A positive electrode material for a lithium secondary battery, which is obtained by physically mixing a lithium transition metal composite oxide and a niobium compound. The positive electrode material for a lithium secondary battery according to claim 1, wherein a ratio of the amount of the niobium compound to the amount of the lithium transition metal composite oxide is 0.1 mol% or more and 5 mol% or less. 3. The lithium secondary battery according to claim 1, wherein a ratio of a specific surface area of the lithium transition metal composite oxide to a specific surface area of the niobium compound is 0.01 times or more and 1 time or less. 4. Cathode material for battery.
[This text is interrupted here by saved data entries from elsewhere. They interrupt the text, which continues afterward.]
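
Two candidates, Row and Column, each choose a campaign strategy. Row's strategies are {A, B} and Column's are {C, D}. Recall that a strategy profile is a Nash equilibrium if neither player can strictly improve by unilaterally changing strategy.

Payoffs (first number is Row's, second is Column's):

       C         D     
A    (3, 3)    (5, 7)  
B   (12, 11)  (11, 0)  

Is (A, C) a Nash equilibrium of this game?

No

At (A, C), Row earns 3; switching to B would give 12, so Row would deviate.
Column earns 3; switching to D would give 7, so Column would deviate.
Since at least one player can profitably deviate, this is not a Nash equilibrium.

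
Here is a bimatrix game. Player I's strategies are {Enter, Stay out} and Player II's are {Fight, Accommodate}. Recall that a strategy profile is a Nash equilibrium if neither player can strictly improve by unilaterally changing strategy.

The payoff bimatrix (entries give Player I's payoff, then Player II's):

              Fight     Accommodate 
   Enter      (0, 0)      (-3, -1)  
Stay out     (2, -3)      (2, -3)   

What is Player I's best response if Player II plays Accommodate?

Stay out

Against Accommodate, Player I earns -3 from Enter and 2 from Stay out.
So Stay out is the best response.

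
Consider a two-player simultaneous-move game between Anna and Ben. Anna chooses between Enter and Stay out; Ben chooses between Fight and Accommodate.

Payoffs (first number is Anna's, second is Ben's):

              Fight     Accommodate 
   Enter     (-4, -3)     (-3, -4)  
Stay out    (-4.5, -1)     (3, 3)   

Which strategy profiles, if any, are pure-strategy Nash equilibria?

(Enter, Fight): Anna gets -4 ≥ -4.5 from Stay out, and Ben gets -3 ≥ -4 from Accommodate — Nash equilibrium.
(Enter, Accommodate): Anna prefers Stay out (3 > -3); Ben prefers Fight (-3 > -4) — not an equilibrium.
(Stay out, Fight): Anna prefers Enter (-4 > -4.5); Ben prefers Accommodate (3 > -1) — not an equilibrium.
(Stay out, Accommodate): Anna gets 3 ≥ -3 from Enter, and Ben gets 3 ≥ -1 from Fight — Nash equilibrium.

(Enter, Fight) and (Stay out, Accommodate)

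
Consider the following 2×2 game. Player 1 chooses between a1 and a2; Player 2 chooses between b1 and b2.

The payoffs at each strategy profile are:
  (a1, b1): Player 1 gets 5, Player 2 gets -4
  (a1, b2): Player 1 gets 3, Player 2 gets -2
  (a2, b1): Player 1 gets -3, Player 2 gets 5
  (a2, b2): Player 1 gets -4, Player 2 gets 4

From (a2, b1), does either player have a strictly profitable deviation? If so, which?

Player 1

Player 1 at (a2, b1) earns -3; deviating to a1 yields 5 — a strict improvement.
Player 2 earns 5; deviating to b2 yields 4 — not better.
Only Player 1 has a strictly profitable deviation.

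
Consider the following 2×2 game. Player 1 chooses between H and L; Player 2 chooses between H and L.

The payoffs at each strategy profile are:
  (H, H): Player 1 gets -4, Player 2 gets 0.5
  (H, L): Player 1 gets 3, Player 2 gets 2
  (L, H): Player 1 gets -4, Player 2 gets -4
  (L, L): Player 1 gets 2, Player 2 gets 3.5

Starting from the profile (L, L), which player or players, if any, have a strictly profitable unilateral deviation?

Player 1

Player 1 at (L, L) earns 2; deviating to H yields 3 — a strict improvement.
Player 2 earns 3.5; deviating to H yields -4 — not better.
Only Player 1 has a strictly profitable deviation.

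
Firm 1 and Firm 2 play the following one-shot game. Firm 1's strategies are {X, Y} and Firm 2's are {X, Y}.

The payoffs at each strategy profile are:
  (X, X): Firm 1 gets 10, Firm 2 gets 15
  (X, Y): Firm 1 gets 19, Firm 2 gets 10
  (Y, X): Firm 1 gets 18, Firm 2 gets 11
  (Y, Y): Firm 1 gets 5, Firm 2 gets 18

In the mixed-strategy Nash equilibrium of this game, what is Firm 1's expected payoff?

146/11

First find q, the probability Firm 2 plays X, from Firm 1's indifference between X and Y: 10q + 19(1−q) = 18q + 5(1−q), giving q = 7/11.
Since Firm 1 is indifferent in equilibrium, Firm 1's expected payoff equals the payoff from either row against (7/11, 4/11). Using X: 10(7/11) + 19(4/11) = 146/11.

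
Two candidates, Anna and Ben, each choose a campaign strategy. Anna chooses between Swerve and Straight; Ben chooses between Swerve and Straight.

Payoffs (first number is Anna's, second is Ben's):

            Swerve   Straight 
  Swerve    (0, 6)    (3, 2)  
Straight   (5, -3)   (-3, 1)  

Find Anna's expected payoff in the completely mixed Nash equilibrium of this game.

15/11

First find y, the probability Ben plays Swerve, from Anna's indifference between Swerve and Straight: 3(1−y) = 5y − 3(1−y), giving y = 6/11.
Since Anna is indifferent in equilibrium, Anna's expected payoff equals the payoff from either row against (6/11, 5/11). Using Swerve: 3(5/11) = 15/11.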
The ratio of the average particle size of the lithium transition metal composite oxide to the average particle size of the niobium compound is 1 time or more and 30 times or less, The method according to any one of claims 1 to 3, wherein Positive electrode material for lithium secondary batteries. The positive electrode material for a lithium secondary battery according to any one of claims 1 to 4, wherein the niobium compound is an inorganic niobium compound. The positive electrode material for a lithium secondary battery according to any one of claims 1 to 5, wherein the lithium transition metal composite oxide is a lithium-nickel composite oxide. The lithium / nickel composite oxide has the following chemical formula (1)
_{Li 1 + x Ni 1-y} M y O 2 ··· formula (1)
(In the above chemical formula (1), x represents a number satisfying 0 <x ≦ 0.2, y represents a number satisfying 0 ≦ y ≦ 0.7, and M represents Co, Mn, Al, Fe, Ti, 7. The lithium secondary battery according to claim 6, wherein the composition has one or more elements selected from the group consisting of Mg, Cr, Ga, Cu, and Zn. Positive electrode material. A lithium secondary battery comprising a current collector and a positive electrode active material layer containing the positive electrode material for a lithium secondary battery according to any one of claims 1 to 7 and a binder. For positive electrode. The positive electrode for a lithium secondary battery according to claim 8, wherein the lithium transition metal composite oxide and the niobium compound are dispersed in the positive electrode active material layer. A lithium secondary battery comprising the positive electrode for a lithium secondary battery according to claim 8 or 9, a negative electrode, and an electrolyte.